So, here is my next edited attempt to solve this problem. conditions for the existence of the inverse of spectral operator as a bounded linear operator
Let $X$ be a Hilbert space with a countable orthonormal base $[e_1, e_2, \cdots]. $ Suppose $Ax = \sum_{n=1}^{\infty} \alpha_n \langle x,e_n \rangle e_n$. Find the conditions under which $A^{-1}$ exists as a bounded linear operation.

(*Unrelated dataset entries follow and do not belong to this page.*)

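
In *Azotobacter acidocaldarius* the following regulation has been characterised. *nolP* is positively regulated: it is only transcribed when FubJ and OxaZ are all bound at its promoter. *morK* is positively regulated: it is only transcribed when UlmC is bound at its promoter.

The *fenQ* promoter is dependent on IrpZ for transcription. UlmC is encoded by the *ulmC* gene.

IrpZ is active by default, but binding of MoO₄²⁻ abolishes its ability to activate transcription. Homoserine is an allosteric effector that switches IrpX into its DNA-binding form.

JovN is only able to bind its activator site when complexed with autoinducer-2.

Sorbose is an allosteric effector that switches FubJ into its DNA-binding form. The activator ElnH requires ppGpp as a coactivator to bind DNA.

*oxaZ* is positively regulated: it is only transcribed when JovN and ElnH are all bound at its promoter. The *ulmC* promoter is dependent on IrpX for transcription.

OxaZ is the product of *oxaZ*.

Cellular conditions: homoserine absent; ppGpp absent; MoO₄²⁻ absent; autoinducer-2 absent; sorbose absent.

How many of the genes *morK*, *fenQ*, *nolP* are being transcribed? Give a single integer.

1

Homoserine is absent, so IrpX is inactive.
Required activator IrpX is absent, so *ulmC* is not transcribed.
So UlmC is not produced.
Required activator UlmC is absent, so *morK* is not transcribed.
→ *morK* is OFF.
MoO₄²⁻ is absent, so IrpZ is active.
No repressor is bound and IrpZ is active, so *fenQ* is transcribed.
→ *fenQ* is ON.
Sorbose is absent, so FubJ is inactive.
Autoinducer-2 is absent, so JovN is inactive.
ppGpp is absent, so ElnH is inactive.
Required activator JovN is absent, so *oxaZ* is not transcribed.
So OxaZ is not produced.
Required activator FubJ is absent, so *nolP* is not transcribed.
→ *nolP* is OFF.
1 of the 3 genes is transcribed.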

First, $e_n$ is an eigenvector of $A$ correspoding the eigenvalue $\alpha_n$. Now we must have $A^{-1}(A(x)) = x, \forall x \in X.$ Picking $x= e_n$ leads to $A^{-1}(\alpha_n e_n)=e_n$. Since $A^{-1}$ is supposed to be linear, we get $A^{-1}(e_n) = \alpha_n^{-1}e_n$, which makes $e_n$ an eigenvector of $A^{-1}$ as well, correspoding to $\alpha_n^{-1}$.
Now, to bound the norm of $A^{-1}$, a user suggested the following in the original post:
$$ \|A\|=\sup\{|\alpha_n|:\ n\}. \quad (*) $$ So $A^{-1}$ will be bounded if $$ \sup\{|\alpha_n|^{-1}:\ n\}<\infty. \quad (**) $$
Now, I understand the procedure leading to (*) as we have a spectral form for $A$. But where does (**) come from?
So far, we have found the eigenvalues of $A^{-1}$. How does it bound the norm of $A^{-1}$ from above? I mean, as far as I know, in general, the norm of an operator is greater than or equal to the largest absolute value of its eigenvalues. So, at the end of the day, I guess, I must prove $||A^{-1}|| \leq \sup\{|\alpha_n|^{-1}:\ n\}$. How is it done? I'd appreciate some elaboration on this.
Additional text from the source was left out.